The winning team of three-time defending Grand-Am drivers Pruett and Rojas, along with Montoya and IndyCar driver Kimball, making his Rolex debut, beat the Max Angelelli-led VelocityWW team by almost 22 seconds.
It was Montoya who closed out the win, driving the final stint and waging a strong battle in the final hour with defending champion AJ Allmendinger. Ganassi's No. 01 BMW Riley had a clear horsepower advantage, and once Montoya got past Allmendinger, the win was his for the taking.
But the Ganassi team figured it was four laps short on fuel, and Montoya needed to build a lead of at least 40 seconds to hold off Angelelli and Allmendinger when he was forced to stop for gas. The Colombian did it by turning laps close to qualifying pace, and breezed to his third Rolex victory.
"It was a lot of pressure; I thought we have a decent lead, we're just going to go out there and ride for two and a half hours," Montoya said. "And then you realize there's a caution and another caution and another caution, and with the way the rules are and the speed the car had, it's like you didn't want to get into a ... contest with anybody. You had to be smart about when you passed them.
"We were kind of concerned about the (Shank) car, what they were going to do with fuel because they told me they could make it until the end and that we were going to have to push, and we pushed like crazy and opened up a hell of a gap. It was fun."

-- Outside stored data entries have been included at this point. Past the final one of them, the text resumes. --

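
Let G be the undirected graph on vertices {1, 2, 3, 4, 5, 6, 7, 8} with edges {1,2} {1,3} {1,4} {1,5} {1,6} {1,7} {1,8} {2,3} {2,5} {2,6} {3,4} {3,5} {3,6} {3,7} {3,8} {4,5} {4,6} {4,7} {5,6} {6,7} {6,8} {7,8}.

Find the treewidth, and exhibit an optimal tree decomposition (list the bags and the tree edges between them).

Treewidth 4.
One optimal decomposition is:
Bags: B1 = {1, 3, 4, 6, 7}  B2 = {1, 3, 4, 5, 6}  B3 = {1, 2, 3, 5, 6}  B4 = {1, 3, 6, 7, 8}
Tree: B1–B2, B2–B3, B1–B4

Every bag has size at most 5, so the width is 5 − 1 = 4 and tw(G) ≤ 4. On the other hand G contains the 5-clique {1, 3, 6, 7, 8}. A clique must lie in a single bag of any decomposition, so no decomposition can have width below 4. Therefore the treewidth is 4.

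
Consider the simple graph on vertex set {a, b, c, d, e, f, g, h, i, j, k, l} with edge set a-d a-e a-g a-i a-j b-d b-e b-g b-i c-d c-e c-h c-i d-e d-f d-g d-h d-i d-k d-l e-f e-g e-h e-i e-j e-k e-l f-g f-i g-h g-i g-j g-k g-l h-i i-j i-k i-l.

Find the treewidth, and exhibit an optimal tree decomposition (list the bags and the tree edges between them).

Treewidth 4.
One such decomposition:
Bags: B1 = {a, d, e, g, i}  B2 = {d, e, g, i, k}  B3 = {d, e, f, g, i}  B4 = {d, e, g, h, i}  B5 = {d, e, g, i, l}  B6 = {c, d, e, h, i}  B7 = {a, e, g, i, j}  B8 = {b, d, e, g, i}
Tree: B1–B2, B1–B3, B3–B4, B2–B5, B4–B6, B1–B7, B4–B8

Every bag has size at most 5, so the width is 5 − 1 = 4 and tw(G) ≤ 4. Conversely, {d, e, f, g, i} is a clique of size 5, and the vertices of any clique must share a bag in every tree decomposition; so some bag has ≥ 5 vertices and tw(G) ≥ 4. Combining the bounds, tw(G) = 4.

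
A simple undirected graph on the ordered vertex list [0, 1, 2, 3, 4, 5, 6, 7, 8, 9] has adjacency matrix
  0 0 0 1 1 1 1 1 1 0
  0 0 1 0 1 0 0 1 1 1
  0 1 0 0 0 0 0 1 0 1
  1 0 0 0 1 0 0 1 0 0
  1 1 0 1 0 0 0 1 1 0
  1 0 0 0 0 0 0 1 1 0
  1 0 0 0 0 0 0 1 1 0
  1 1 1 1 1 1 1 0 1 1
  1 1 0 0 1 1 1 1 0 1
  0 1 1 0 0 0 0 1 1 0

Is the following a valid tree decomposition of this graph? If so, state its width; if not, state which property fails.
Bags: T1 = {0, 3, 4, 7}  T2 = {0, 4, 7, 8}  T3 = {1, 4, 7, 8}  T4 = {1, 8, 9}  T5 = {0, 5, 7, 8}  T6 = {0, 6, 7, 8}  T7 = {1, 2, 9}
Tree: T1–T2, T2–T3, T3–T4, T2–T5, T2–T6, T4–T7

A tree decomposition must satisfy three properties: every vertex lies in some bag; for every edge, both endpoints lie together in some bag; and for every vertex, the bags containing it form a connected subtree. Here edge (7,9) lies in no bag, so the decomposition is invalid.

No — edge (7,9) lies in no bag.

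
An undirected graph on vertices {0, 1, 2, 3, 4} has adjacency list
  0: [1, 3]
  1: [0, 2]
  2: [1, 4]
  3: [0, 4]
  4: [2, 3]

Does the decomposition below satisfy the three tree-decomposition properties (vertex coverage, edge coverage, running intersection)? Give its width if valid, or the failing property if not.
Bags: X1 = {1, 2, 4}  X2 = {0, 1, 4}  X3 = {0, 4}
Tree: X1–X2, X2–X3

A tree decomposition must satisfy three properties: every vertex lies in some bag; for every edge, both endpoints lie together in some bag; and for every vertex, the bags containing it form a connected subtree. Here vertex 3 appears in no bag, so the decomposition is invalid.

No — vertex 3 appears in no bag.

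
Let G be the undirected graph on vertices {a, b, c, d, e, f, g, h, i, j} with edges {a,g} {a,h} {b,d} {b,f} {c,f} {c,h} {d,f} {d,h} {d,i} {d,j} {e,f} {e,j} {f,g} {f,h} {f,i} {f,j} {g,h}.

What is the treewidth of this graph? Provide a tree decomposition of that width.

The largest bag has 3 vertices, giving width 2; this decomposition certifies tw(G) ≤ 2. For the lower bound, the 3 vertices {a, g, h} are pairwise adjacent, and any tree decomposition puts a clique entirely inside one bag — forcing width ≥ 2. Therefore the treewidth is 2.

Treewidth 2.
One optimal decomposition is:
Bags: B1 = {d, f, j}  B2 = {b, d, f}  B3 = {d, f, h}  B4 = {d, f, i}  B5 = {f, g, h}  B6 = {a, g, h}  B7 = {c, f, h}  B8 = {e, f, j}
Tree: B1–B2, B2–B3, B2–B4, B3–B5, B5–B6, B3–B7, B1–B8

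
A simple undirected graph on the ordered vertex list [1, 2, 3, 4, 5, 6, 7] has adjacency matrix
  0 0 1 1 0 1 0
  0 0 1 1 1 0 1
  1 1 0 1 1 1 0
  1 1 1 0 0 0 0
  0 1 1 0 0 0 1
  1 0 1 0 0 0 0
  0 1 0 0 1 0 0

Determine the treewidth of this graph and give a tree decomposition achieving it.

Treewidth 2.
One such decomposition:
Bags: B1 = {2, 3, 5}  B2 = {2, 3, 4}  B3 = {1, 3, 4}  B4 = {1, 3, 6}  B5 = {2, 5, 7}
Tree: B1–B2, B2–B3, B3–B4, B1–B5

Each bag holds 3 vertices, so the decomposition has width 2, which upper-bounds the treewidth. On the other hand G contains the 3-clique {1, 3, 4}. A clique must lie in a single bag of any decomposition, so no decomposition can have width below 2. Combining the bounds, tw(G) = 2.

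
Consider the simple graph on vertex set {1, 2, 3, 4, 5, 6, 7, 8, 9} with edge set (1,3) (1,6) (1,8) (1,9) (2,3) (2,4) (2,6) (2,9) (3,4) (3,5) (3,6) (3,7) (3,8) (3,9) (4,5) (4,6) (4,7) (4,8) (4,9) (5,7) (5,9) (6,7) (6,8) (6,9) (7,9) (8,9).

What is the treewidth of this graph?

4

A width-4 tree decomposition is:
Bags: B1 = {3, 4, 5, 7, 9}  B2 = {3, 4, 6, 7, 9}  B3 = {3, 4, 6, 8, 9}  B4 = {1, 3, 6, 8, 9}  B5 = {2, 3, 4, 6, 9}
Tree: B1–B2, B2–B3, B3–B4, B2–B5
Every bag has size at most 5, so the width is 5 − 1 = 4 and tw(G) ≤ 4. For the lower bound, the 5 vertices {1, 3, 6, 8, 9} are pairwise adjacent, and any tree decomposition puts a clique entirely inside one bag — forcing width ≥ 4. Therefore the treewidth is 4.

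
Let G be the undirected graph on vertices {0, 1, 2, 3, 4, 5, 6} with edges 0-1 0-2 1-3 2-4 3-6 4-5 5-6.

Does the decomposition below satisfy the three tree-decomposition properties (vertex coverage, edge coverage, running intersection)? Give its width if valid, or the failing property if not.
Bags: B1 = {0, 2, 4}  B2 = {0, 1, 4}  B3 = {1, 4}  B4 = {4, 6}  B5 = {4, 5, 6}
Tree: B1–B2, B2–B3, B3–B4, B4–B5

No — vertex 3 appears in no bag.

A tree decomposition must satisfy three properties: every vertex lies in some bag; for every edge, both endpoints lie together in some bag; and for every vertex, the bags containing it form a connected subtree. Here vertex 3 appears in no bag, so the decomposition is invalid.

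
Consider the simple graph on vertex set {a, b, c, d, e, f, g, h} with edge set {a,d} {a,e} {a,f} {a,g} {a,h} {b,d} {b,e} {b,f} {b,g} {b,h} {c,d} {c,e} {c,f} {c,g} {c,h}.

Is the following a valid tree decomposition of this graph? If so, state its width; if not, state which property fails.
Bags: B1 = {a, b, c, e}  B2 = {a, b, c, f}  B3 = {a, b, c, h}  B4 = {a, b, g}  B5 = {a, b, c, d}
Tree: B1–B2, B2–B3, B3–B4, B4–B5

A tree decomposition must satisfy three properties: every vertex lies in some bag; for every edge, both endpoints lie together in some bag; and for every vertex, the bags containing it form a connected subtree. Here edge (c,g) lies in no bag, so the decomposition is invalid.

No — edge (c,g) lies in no bag.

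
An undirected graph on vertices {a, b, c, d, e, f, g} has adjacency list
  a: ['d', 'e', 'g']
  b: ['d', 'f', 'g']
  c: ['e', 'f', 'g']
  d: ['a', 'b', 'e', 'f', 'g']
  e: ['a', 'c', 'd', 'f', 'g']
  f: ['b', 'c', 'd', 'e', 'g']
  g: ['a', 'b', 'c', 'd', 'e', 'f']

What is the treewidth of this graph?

A width-3 tree decomposition is:
Bags: B1 = {d, e, f, g}  B2 = {b, d, f, g}  B3 = {a, d, e, g}  B4 = {c, e, f, g}
Tree: B1–B2, B1–B3, B1–B4
The largest bag has 4 vertices, giving width 3; this decomposition certifies tw(G) ≤ 3. Conversely, {a, d, e, g} is a clique of size 4, and the vertices of any clique must share a bag in every tree decomposition; so some bag has ≥ 4 vertices and tw(G) ≥ 3. Hence tw(G) = 3 exactly.

3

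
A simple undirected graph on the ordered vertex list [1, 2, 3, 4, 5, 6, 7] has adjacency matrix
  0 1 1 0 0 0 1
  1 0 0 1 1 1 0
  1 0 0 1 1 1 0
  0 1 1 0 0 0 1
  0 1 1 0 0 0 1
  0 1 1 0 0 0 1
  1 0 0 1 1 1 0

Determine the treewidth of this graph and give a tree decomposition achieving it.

Treewidth 3.
One such decomposition:
Bags: B1 = {2, 3, 6, 7}  B2 = {2, 3, 4, 7}  B3 = {2, 3, 5, 7}  B4 = {1, 2, 3, 7}
Tree: B1–B2, B2–B3, B3–B4

Each bag holds 4 vertices, so the decomposition has width 3, which upper-bounds the treewidth. For the lower bound: the 4 vertex sets {2,6}, {3,4}, {7}, {5} are disjoint, each induces a connected subgraph, and every pair is joined by at least one edge of G. Contracting each set to a single vertex therefore yields K_{4} as a minor, and since treewidth is minor-monotone, tw(G) ≥ tw(K_{4}) = 3. Combining the bounds, tw(G) = 3.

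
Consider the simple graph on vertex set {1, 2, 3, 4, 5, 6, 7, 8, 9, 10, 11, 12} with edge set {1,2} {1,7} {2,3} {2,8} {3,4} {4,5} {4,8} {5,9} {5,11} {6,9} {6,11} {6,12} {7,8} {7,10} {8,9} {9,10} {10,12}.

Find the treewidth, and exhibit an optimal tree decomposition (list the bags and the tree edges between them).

Each bag holds 4 vertices, so the decomposition has width 3, which upper-bounds the treewidth. For the lower bound: the 4 vertex sets {6,11,12}, {10}, {9}, {4,5,7,8} are disjoint, each induces a connected subgraph, and every pair is joined by at least one edge of G. Contracting each set to a single vertex therefore yields K_{4} as a minor, and since treewidth is minor-monotone, tw(G) ≥ tw(K_{4}) = 3. The upper and lower bounds meet at 3, so that is the treewidth.

Treewidth 3.
One optimal decomposition is:
Bags: B1 = {6, 10, 11, 12}  B2 = {6, 9, 10, 11}  B3 = {5, 9, 10, 11}  B4 = {5, 7, 9, 10}  B5 = {5, 7, 8, 9}  B6 = {4, 5, 7, 8}  B7 = {1, 4, 7, 8}  B8 = {1, 2, 4, 8}  B9 = {1, 2, 3, 4}
Tree: B1–B2, B2–B3, B3–B4, B4–B5, B5–B6, B6–B7, B7–B8, B8–B9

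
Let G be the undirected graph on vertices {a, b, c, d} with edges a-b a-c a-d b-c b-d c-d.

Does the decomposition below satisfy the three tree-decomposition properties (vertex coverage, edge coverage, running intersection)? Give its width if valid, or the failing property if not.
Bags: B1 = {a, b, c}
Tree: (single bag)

A tree decomposition must satisfy three properties: every vertex lies in some bag; for every edge, both endpoints lie together in some bag; and for every vertex, the bags containing it form a connected subtree. Here vertex d appears in no bag, so the decomposition is invalid.

No — vertex d appears in no bag.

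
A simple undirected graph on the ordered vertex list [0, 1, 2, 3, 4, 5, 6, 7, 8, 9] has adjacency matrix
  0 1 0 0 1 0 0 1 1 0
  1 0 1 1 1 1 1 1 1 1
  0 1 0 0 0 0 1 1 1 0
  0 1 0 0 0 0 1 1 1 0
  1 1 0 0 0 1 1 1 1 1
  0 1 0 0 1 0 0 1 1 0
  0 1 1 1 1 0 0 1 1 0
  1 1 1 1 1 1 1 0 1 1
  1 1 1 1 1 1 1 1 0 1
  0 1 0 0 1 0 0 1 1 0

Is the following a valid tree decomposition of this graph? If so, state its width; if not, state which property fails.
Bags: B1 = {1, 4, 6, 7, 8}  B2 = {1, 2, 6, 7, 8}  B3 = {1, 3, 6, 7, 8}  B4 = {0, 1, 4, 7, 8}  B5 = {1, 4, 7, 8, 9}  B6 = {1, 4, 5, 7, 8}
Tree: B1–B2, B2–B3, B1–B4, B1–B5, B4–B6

Every vertex of G appears in some bag (union = {0, 1, 2, 3, 4, 5, 6, 7, 8, 9}); every edge is covered by a bag; and for each vertex v the set of bags containing v is connected in the bag tree. The decomposition is therefore valid. The largest bag has 5 vertices, so the width is 4.

Yes; width 4.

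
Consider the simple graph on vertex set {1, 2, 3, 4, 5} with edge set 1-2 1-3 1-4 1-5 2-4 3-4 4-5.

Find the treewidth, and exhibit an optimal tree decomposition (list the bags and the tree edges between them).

Each bag holds 3 vertices, so the decomposition has width 2, which upper-bounds the treewidth. On the other hand G contains the 3-clique {1, 2, 4}. A clique must lie in a single bag of any decomposition, so no decomposition can have width below 2. Therefore the treewidth is 2.

Treewidth 2.
One optimal decomposition is:
Bags: B1 = {1, 3, 4}  B2 = {1, 4, 5}  B3 = {1, 2, 4}
Tree: B1–B2, B2–B3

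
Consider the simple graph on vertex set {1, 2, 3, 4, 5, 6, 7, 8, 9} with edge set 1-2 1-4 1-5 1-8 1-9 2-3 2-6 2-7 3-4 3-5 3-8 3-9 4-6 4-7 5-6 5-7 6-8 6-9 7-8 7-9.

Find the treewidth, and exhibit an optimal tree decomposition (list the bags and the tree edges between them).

The largest bag has 5 vertices, giving width 4; this decomposition certifies tw(G) ≤ 4. For the lower bound: the 5 vertex sets {7,9}, {1,5}, {3,4}, {6}, {2} are disjoint, each induces a connected subgraph, and every pair is joined by at least one edge of G. Contracting each set to a single vertex therefore yields K_{5} as a minor, and since treewidth is minor-monotone, tw(G) ≥ tw(K_{5}) = 4. The upper and lower bounds meet at 4, so that is the treewidth.

Treewidth 4.
One such decomposition:
Bags: B1 = {1, 3, 6, 7, 9}  B2 = {1, 3, 5, 6, 7}  B3 = {1, 3, 4, 6, 7}  B4 = {1, 2, 3, 6, 7}  B5 = {1, 3, 6, 7, 8}
Tree: B1–B2, B2–B3, B3–B4, B4–B5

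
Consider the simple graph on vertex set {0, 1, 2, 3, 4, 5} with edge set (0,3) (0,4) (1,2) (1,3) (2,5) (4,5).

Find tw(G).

A width-2 tree decomposition is:
Bags: B1 = {1, 2, 3}  B2 = {2, 3, 5}  B3 = {3, 4, 5}  B4 = {0, 3, 4}
Tree: B1–B2, B2–B3, B3–B4
The largest bag has 3 vertices, giving width 2; this decomposition certifies tw(G) ≤ 2. The edges 3–1–2–5–4–0–3 form a cycle, so G is not a tree and its treewidth is at least 2. Therefore the treewidth is 2.

2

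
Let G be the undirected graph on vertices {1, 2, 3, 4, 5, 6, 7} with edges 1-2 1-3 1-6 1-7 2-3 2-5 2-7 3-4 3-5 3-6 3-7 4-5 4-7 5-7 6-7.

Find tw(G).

3

A width-3 tree decomposition is:
Bags: B1 = {1, 2, 3, 7}  B2 = {1, 3, 6, 7}  B3 = {2, 3, 5, 7}  B4 = {3, 4, 5, 7}
Tree: B1–B2, B1–B3, B3–B4
The largest bag has 4 vertices, giving width 3; this decomposition certifies tw(G) ≤ 3. For the lower bound, the 4 vertices {1, 2, 3, 7} are pairwise adjacent, and any tree decomposition puts a clique entirely inside one bag — forcing width ≥ 3. Hence tw(G) = 3 exactly.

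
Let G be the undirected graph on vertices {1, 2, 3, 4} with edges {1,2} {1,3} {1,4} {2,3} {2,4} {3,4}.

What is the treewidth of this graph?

3

A width-3 tree decomposition is:
Bags: B1 = {1, 2, 3, 4}
Tree: (single bag)
With just one bag of size 4, the width is 4 − 1 = 3, so tw(G) ≤ 3. Conversely, {1, 2, 3, 4} is a clique of size 4, and the vertices of any clique must share a bag in every tree decomposition; so some bag has ≥ 4 vertices and tw(G) ≥ 3. The upper and lower bounds meet at 3, so that is the treewidth.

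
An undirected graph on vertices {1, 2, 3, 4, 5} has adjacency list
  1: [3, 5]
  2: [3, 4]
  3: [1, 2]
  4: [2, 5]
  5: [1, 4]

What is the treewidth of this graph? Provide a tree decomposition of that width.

The largest bag has 3 vertices, giving width 2; this decomposition certifies tw(G) ≤ 2. Since 1–3–2–4–5–1 is a cycle in G, G is not acyclic. Forests are exactly the graphs of treewidth ≤ 1, so tw(G) ≥ 2. Combining the bounds, tw(G) = 2.

Treewidth 2.
One such decomposition:
Bags: B1 = {1, 2, 3}  B2 = {1, 2, 4}  B3 = {1, 4, 5}
Tree: B1–B2, B2–B3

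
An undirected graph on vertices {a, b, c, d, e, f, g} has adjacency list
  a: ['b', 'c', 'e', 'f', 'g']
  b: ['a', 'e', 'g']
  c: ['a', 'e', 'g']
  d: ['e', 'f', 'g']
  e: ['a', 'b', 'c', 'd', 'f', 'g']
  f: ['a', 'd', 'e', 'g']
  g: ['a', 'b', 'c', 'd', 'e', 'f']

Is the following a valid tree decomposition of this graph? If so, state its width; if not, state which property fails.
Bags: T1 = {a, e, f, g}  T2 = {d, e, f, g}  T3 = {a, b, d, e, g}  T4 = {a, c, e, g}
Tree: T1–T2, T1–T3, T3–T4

No — bags containing vertex d are not connected in the tree.

A tree decomposition must satisfy three properties: every vertex lies in some bag; for every edge, both endpoints lie together in some bag; and for every vertex, the bags containing it form a connected subtree. Here bags containing vertex d are not connected in the tree, so the decomposition is invalid.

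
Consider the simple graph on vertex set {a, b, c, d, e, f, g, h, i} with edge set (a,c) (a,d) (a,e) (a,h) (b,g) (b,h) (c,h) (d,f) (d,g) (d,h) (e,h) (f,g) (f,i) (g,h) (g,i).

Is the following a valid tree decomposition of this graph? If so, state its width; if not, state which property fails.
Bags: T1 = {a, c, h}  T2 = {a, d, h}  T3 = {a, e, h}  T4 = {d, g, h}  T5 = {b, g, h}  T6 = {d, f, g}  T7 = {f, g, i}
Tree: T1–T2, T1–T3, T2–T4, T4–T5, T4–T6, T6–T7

Yes; width 2.

Checking the three conditions: (i) the bags cover all of {a, b, c, d, e, f, g, h, i}; (ii) for each edge, some bag contains both endpoints; (iii) the bags containing any fixed vertex form a subtree. All hold, so the decomposition is valid with width 3 − 1 = 2.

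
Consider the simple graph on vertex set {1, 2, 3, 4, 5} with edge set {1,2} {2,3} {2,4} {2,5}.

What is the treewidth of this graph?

A width-1 tree decomposition is:
Bags: B1 = {2, 4}  B2 = {1, 2}  B3 = {2, 5}  B4 = {2, 3}
Tree: B1–B2, B1–B3, B2–B4
The largest bag has 2 vertices, giving width 1; this decomposition certifies tw(G) ≤ 1. Any graph with an edge has treewidth ≥ 1, and G has the edge 2–4. Therefore the treewidth is 1.

1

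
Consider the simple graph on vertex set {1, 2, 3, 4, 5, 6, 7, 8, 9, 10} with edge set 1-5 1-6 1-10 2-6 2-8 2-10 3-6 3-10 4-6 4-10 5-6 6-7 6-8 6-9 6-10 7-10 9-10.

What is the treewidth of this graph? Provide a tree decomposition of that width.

Each bag holds 3 vertices, so the decomposition has width 2, which upper-bounds the treewidth. On the other hand G contains the 3-clique {2, 6, 8}. A clique must lie in a single bag of any decomposition, so no decomposition can have width below 2. The upper and lower bounds meet at 2, so that is the treewidth.

Treewidth 2.
One optimal decomposition is:
Bags: B1 = {1, 6, 10}  B2 = {6, 7, 10}  B3 = {4, 6, 10}  B4 = {1, 5, 6}  B5 = {2, 6, 10}  B6 = {2, 6, 8}  B7 = {6, 9, 10}  B8 = {3, 6, 10}
Tree: B1–B2, B2–B3, B1–B4, B2–B5, B5–B6, B2–B7, B5–B8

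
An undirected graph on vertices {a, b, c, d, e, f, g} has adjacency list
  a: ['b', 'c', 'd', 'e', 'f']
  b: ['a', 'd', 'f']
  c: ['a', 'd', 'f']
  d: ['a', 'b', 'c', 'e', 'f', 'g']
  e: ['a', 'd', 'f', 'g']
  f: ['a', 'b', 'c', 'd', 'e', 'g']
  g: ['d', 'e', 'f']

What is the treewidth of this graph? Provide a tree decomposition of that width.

Each bag holds 4 vertices, so the decomposition has width 3, which upper-bounds the treewidth. Conversely, {d, e, f, g} is a clique of size 4, and the vertices of any clique must share a bag in every tree decomposition; so some bag has ≥ 4 vertices and tw(G) ≥ 3. Hence tw(G) = 3 exactly.

Treewidth 3.
One such decomposition:
Bags: B1 = {a, d, e, f}  B2 = {a, b, d, f}  B3 = {d, e, f, g}  B4 = {a, c, d, f}
Tree: B1–B2, B1–B3, B1–B4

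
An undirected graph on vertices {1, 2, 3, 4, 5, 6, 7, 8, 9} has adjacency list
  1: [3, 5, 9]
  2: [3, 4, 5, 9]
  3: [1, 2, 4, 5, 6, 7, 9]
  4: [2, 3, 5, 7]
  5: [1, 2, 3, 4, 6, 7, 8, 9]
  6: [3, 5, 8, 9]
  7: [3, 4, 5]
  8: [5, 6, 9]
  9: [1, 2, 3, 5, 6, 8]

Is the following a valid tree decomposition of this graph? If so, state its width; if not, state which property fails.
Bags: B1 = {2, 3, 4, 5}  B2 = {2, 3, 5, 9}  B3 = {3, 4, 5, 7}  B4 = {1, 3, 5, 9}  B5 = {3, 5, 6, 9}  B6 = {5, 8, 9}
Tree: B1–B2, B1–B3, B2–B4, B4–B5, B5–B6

A tree decomposition must satisfy three properties: every vertex lies in some bag; for every edge, both endpoints lie together in some bag; and for every vertex, the bags containing it form a connected subtree. Here edge (6,8) lies in no bag, so the decomposition is invalid.

No — edge (6,8) lies in no bag.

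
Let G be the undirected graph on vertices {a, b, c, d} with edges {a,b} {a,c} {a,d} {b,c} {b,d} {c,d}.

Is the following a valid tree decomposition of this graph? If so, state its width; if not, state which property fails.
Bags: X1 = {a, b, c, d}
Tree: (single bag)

Every vertex of G appears in some bag (union = {a, b, c, d}); every edge is covered by a bag; and for each vertex v the set of bags containing v is connected in the bag tree. The decomposition is therefore valid. The largest bag has 4 vertices, so the width is 3.

Yes; width 3.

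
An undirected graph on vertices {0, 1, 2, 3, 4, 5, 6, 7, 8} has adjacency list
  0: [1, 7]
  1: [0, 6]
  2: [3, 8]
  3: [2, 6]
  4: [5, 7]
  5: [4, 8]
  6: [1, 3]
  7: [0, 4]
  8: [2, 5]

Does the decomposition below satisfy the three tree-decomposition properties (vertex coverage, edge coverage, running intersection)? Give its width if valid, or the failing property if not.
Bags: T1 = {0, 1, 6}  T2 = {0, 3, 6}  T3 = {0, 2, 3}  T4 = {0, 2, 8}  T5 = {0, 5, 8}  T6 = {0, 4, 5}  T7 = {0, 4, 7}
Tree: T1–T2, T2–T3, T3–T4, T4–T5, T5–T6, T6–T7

Vertex coverage: the bags together contain {0, 1, 2, 3, 4, 5, 6, 7, 8}, the full vertex set. Edge coverage: each edge of G has both endpoints in at least one bag. Running intersection: for every vertex, the bags containing it form a connected subtree. All three properties hold, so this is a valid tree decomposition of width max|bag| − 1 = 2, and hence tw(G) ≤ 2.

Yes; width 2.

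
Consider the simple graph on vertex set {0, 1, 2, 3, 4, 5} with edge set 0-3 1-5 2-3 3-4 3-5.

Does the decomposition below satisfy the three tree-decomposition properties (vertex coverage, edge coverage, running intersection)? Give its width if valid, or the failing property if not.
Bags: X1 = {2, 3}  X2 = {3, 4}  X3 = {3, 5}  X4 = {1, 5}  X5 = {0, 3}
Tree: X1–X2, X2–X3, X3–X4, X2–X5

Every vertex of G appears in some bag (union = {0, 1, 2, 3, 4, 5}); every edge is covered by a bag; and for each vertex v the set of bags containing v is connected in the bag tree. The decomposition is therefore valid. The largest bag has 2 vertices, so the width is 1.

Yes; width 1.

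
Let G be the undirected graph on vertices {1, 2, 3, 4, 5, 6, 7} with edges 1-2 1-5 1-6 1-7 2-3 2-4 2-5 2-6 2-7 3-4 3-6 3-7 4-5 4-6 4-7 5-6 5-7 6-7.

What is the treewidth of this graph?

A width-4 tree decomposition is:
Bags: B1 = {2, 4, 5, 6, 7}  B2 = {2, 3, 4, 6, 7}  B3 = {1, 2, 5, 6, 7}
Tree: B1–B2, B1–B3
The largest bag has 5 vertices, giving width 4; this decomposition certifies tw(G) ≤ 4. For the lower bound, the 5 vertices {1, 2, 5, 6, 7} are pairwise adjacent, and any tree decomposition puts a clique entirely inside one bag — forcing width ≥ 4. Hence tw(G) = 4 exactly.

4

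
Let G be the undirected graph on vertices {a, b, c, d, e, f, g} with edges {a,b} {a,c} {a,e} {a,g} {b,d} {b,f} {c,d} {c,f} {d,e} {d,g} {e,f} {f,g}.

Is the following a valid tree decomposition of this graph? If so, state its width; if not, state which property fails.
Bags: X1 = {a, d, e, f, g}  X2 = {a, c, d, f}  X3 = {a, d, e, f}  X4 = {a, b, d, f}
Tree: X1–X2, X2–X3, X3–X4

A tree decomposition must satisfy three properties: every vertex lies in some bag; for every edge, both endpoints lie together in some bag; and for every vertex, the bags containing it form a connected subtree. Here bags containing vertex e are not connected in the tree, so the decomposition is invalid.

No — bags containing vertex e are not connected in the tree.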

Montoya's other two wins were with Pruett on the No. 01 car in 2007 and 2008, but he spent the last three years driving for the No. 02 Ganassi "star car" and came away empty-handed each time. When the Ganassi cars were left off the Rolex podium last season for the first time since 2005, team management went to work on the cars and setting up a lineup that gave them two chances to win.
Montoya admitted he thought the switch was "a weird move," but owner Chip Ganassi and team manager Mike Hull insisted it wasn't a demotion for the driver who has been stuck in a lengthy slump in his full-time NASCAR job.